Sometime ago, I wrote about a battle going on in Massachusetts over privatizing the Fernald Developmental Center, the nation's oldest state-operated facility for persons with mental retardation.
This is a battle that has been playing out in state after state. The argument for closing these Intermediate Care Facilities (ICFs) is that the private sector can provide this care better and cheaper.
This same myth that government can't do anything right or efficiently is behind the opposition to President Obama's public option in his health care reform package. None other than Karl Rove has sounded the alarm that allowing government to complete with private health insurers will drive them all out of business and turn us into European socialists.
(Cross-posted from The Accountable Strategies Blog)
But shouldn't competition from government simply bring down the rates the private insurers pay and, in turn, force the providers to cut their costs and generally operate more efficiently? As efficiently as, perhaps, the public sector operates?
When it comes to the delivery of human services to some of our most vulnerable citizens, it is also often overlooked that government can in fact do the job as well or better than the private sector. ICFs, for instance, must meet higher federal staffing and treatment standards than does the community-based group home system, which is primarily operated by private human service vendors. So, while it's true that many states want to eliminate ICF-level care because it tends to be expensive, it's just not logical to assert that the care provided to the mentally retarded under lower standards will be better.
And as is the case in the management of health care, the public sector is capable of managing programs just as, if not more, efficiently than private-sector providers. As the Truthdig blog noted, Medicare has far lower administrative overhead rates than private insurers (2 to 3 percent versus rates as high as 40 percent in the private sector).
And look at the CEO salaries of nonprofit human service and health care providers. These salaries far outstrip their counterparts in the public sector.
Also, while we're on the subject of efficiency, consider the lease-purchase plan that the Patrick administration is pursuing to develop group homes for persons with mental retardation in Massachusetts. It will cost $257,000 per bed over 20 years to lease these group homes from developers. The developers themselves can obtain low-cost state mortgages for the homes and then charge the state to pay back the loans.
Unfortunately, the folks who argue that government can't do anything right and that the private sector should be running everything have had the upper hand in recent years. Government administrators themselves are often hired for the sole purpose of fobbing off the functions and responsibilities of their agencies to the private sector.
And it's not only state governments that are shedding their public responsibilities. Consider federal public advocacy organizations such as the Disability Law Centers. Our federal tax dollars fund these organzations, many of which have taken it upon themselves to file "class action suits" to close primarily state-run ICFs, whether the guardians of the residents want those facilities closed or not.

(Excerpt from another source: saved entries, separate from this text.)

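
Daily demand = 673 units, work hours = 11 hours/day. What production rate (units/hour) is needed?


Formula: Production Rate = Daily Demand / Available Hours
Rate = 673 units/day / 11 hours/day
Rate = 61.2 units/hour

61.2 units/hour


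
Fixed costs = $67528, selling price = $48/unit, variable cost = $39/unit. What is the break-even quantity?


Formula: BEQ = Fixed Costs / (Price - Variable Cost)
Contribution margin = $48 - $39 = $9/unit
BEQ = ceil($67528 / $9/unit) = ceil(7503.11) = 7504 units

7504 units


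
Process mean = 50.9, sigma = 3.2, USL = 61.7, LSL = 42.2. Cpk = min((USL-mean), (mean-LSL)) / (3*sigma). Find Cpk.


Cpu = (61.7 - 50.9) / (3 * 3.2) = 1.13
Cpl = (50.9 - 42.2) / (3 * 3.2) = 0.91
Cpk = min(1.13, 0.91) = 0.91

0.91


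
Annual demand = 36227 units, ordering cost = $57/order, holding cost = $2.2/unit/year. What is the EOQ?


Formula: EOQ = sqrt(2 * D * S / H)
Numerator: 2 * 36227 * 57 = 4129878
2DS/H = 4129878 / 2.2 = 1877217.3
EOQ = sqrt(1877217.3) = 1370.1 units

1370.1 units


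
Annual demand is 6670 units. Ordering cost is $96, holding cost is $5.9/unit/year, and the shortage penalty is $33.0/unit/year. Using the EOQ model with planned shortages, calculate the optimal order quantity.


Formula: EOQ* = sqrt(2DS/H) * sqrt((H+P)/P)
Base EOQ = sqrt(2*6670*96/5.9) = 465.89 units
Correction = sqrt((5.9+33.0)/33.0) = 1.08572
EOQ* = 465.89 * 1.08572 = 505.8 units

505.8 units


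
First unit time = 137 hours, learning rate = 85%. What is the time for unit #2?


Formula: T_n = T_1 * (learning_rate)^(log2(n)) where learning_rate = rate/100
Doublings = log2(2) = 1
T_n = 137 * 0.85^1
T_n = 137 * 0.85 = 116.5 hours

116.5 hours


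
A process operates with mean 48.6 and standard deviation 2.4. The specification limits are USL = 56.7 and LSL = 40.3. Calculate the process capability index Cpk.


Cpu = (56.7 - 48.6) / (3 * 2.4) = 1.13
Cpl = (48.6 - 40.3) / (3 * 2.4) = 1.15
Cpk = min(1.13, 1.15) = 1.13

1.13


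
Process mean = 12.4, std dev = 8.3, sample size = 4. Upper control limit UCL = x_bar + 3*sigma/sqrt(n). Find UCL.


UCL = 12.4 + 3 * 8.3 / sqrt(4)

24.85


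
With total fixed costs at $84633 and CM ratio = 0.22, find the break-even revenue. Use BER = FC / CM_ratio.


Formula: BER = Fixed Costs / Contribution Margin Ratio
BER = $84633 / 0.22
BER = $384695.45 (to the nearest cent)

$384695.45


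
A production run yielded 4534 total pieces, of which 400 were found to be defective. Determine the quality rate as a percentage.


Formula: Quality Rate = Good Pieces / Total Pieces * 100
Good pieces = 4534 - 400 = 4134
QR = 4134 / 4534 * 100 = 91.2%

91.2%


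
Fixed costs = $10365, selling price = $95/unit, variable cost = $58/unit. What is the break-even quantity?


Formula: BEQ = Fixed Costs / (Price - Variable Cost)
Contribution margin = $95 - $58 = $37/unit
BEQ = ceil($10365 / $37/unit) = ceil(280.14) = 281 units

281 units


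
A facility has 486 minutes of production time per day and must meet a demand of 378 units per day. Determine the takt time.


Formula: Takt Time = Available Production Time / Customer Demand
Takt = 486 min/day / 378 units/day
Takt = 1.29 min/unit

1.29 min/unit


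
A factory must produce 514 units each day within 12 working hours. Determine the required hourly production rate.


Formula: Production Rate = Daily Demand / Available Hours
Rate = 514 units/day / 12 hours/day
Rate = 42.8 units/hour

42.8 units/hour


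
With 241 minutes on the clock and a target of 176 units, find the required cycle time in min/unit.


Formula: CT = Available Time / Number of Units
CT = 241 min / 176 units
CT = 1.37 min/unit

1.37 min/unit


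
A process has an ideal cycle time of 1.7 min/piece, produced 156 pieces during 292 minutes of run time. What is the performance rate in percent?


Formula: Performance = (Ideal CT * Total Count) / Run Time * 100
Ideal output time = 1.7 * 156 = 265.2 min
Performance = 265.2 / 292 * 100 = 90.8%

90.8%


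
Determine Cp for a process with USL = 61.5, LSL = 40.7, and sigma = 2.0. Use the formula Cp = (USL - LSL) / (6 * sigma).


Cp = (61.5 - 40.7) / (6 * 2.0)

1.73


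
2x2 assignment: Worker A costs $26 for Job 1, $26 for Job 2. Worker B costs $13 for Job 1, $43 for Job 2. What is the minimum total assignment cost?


Option 1: A->1 + B->2 = $26 + $43 = $69
Option 2: A->2 + B->1 = $26 + $13 = $39
Min cost = min($69, $39) = $39

$39


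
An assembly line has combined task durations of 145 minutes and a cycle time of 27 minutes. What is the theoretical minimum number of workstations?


Formula: N_min = ceil(Sum of Task Times / Cycle Time)
N_min = ceil(145 min / 27 min) = ceil(5.3704)
N_min = 6 stations

6


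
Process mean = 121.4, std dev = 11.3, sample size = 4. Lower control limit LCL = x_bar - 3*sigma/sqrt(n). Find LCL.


LCL = 121.4 - 3 * 11.3 / sqrt(4)

104.45


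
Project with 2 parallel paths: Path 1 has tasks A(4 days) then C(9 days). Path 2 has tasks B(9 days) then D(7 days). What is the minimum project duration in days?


Path 1 = 4 + 9 = 13 days
Path 2 = 9 + 7 = 16 days
Duration = max(13, 16) = 16 days

16 days


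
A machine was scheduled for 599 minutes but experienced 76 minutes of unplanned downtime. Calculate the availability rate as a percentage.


Formula: Availability = (Planned Time - Downtime) / Planned Time * 100
Uptime = 599 - 76 = 523 min
Availability = 523 / 599 * 100 = 87.3%

87.3%


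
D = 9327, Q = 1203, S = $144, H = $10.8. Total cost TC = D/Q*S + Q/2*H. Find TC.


TC = 9327/1203 * 144 + 1203/2 * 10.8

$7612.65


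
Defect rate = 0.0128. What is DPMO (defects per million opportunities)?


DPMO = defect_rate * 1000000 = 0.0128 * 1000000

12800


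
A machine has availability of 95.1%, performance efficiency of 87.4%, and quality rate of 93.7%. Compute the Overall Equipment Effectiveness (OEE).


Formula: OEE = Availability * Performance * Quality / 10000
A * P = 95.1% * 87.4% / 100 = 83.12%
OEE = 83.12% * 93.7% / 100 = 77.9%

77.9%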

The National Voice of the Retarded, Inc. lists 28 lawsuits filed by protection and advoacy organizations in 19 states to close institutions. The irony is that many, if not most, of the families and guardians of those facilities are involuntarily represented in these suits. They cannot opt out of them even if they want to.
In the name of their civil rights, facility residents are being evicted from their long-time homes under these lawsuits. U.S. Rep. Barney Frank has proposed legislation which would give individuals and guardians the right to opt out of the suits.

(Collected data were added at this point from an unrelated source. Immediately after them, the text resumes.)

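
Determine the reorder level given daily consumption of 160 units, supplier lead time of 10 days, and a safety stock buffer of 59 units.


Formula: ROP = (Daily Demand * Lead Time) + Safety Stock
Demand during lead time = 160 * 10 = 1600 units
ROP = 1600 + 59 = 1659 units

1659 units


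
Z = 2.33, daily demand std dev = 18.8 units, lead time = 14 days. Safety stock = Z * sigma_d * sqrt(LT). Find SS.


Formula: SS = z * sigma_d * sqrt(LT)
sqrt(LT) = sqrt(14) = 3.7417
SS = 2.33 * 18.8 * 3.7417
SS = 163.9 units

163.9 units


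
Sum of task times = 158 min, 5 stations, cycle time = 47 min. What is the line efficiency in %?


Formula: Efficiency = Sum of Task Times / (N_stations * CT) * 100
Total station capacity = 5 stations * 47 min = 235 min
Efficiency = 158 / 235 * 100 = 67.2%

67.2%


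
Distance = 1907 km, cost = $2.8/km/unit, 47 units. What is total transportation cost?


TC = dist * cost * units = 1907 * 2.8 * 47 = $250961.20

$250961.20


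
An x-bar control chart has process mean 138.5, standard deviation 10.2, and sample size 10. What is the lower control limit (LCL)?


LCL = 138.5 - 3 * 10.2 / sqrt(10)

128.82


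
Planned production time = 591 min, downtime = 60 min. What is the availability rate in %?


Formula: Availability = (Planned Time - Downtime) / Planned Time * 100
Uptime = 591 - 60 = 531 min
Availability = 531 / 591 * 100 = 89.8%

89.8%


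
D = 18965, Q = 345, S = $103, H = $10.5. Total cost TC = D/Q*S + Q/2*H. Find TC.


TC = 18965/345 * 103 + 345/2 * 10.5

$7473.26


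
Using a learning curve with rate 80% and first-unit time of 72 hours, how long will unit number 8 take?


Formula: T_n = T_1 * (learning_rate)^(log2(n)) where learning_rate = rate/100
Doublings = log2(8) = 3
T_n = 72 * 0.8^3
T_n = 72 * 0.512 = 36.9 hours

36.9 hours


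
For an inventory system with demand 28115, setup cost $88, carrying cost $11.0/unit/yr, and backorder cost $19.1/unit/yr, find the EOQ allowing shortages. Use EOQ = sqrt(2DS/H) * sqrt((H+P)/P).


Formula: EOQ* = sqrt(2DS/H) * sqrt((H+P)/P)
Base EOQ = sqrt(2*28115*88/11.0) = 670.7 units
Correction = sqrt((11.0+19.1)/19.1) = 1.25536
EOQ* = 670.7 * 1.25536 = 842.0 units

842.0 units


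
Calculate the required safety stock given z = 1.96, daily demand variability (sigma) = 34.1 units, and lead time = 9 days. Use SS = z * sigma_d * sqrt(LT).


Formula: SS = z * sigma_d * sqrt(LT)
sqrt(LT) = sqrt(9) = 3.0
SS = 1.96 * 34.1 * 3.0
SS = 200.5 units

200.5 units


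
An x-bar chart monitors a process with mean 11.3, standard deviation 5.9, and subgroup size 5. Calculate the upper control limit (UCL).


UCL = 11.3 + 3 * 5.9 / sqrt(5)

19.22


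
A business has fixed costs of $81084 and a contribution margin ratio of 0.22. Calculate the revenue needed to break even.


Formula: BER = Fixed Costs / Contribution Margin Ratio
BER = $81084 / 0.22
BER = $368563.64 (to the nearest cent)

$368563.64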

All of this isn't to say that private companies should get out of the business of providing human services or that private insurance companies should not be providing health coverage in America. I'm not arguing here for a government-run single-payer plan.
What I am arguing for is including government in the choice that prople have in obtaining human serivces and health care. As President Obama said in reference to health care, the public option will keep the insurance companies honest. It will force them to keep their premiums down and, in turn, will put pressure on hospitals and other health care providers to keep their costs down.
Similarly, in the delivery of human services, a public option is needed to provide a full range of choice in care to those most in need. And, contrary to the long-standing myth, that public option may well be the most cost-effective one.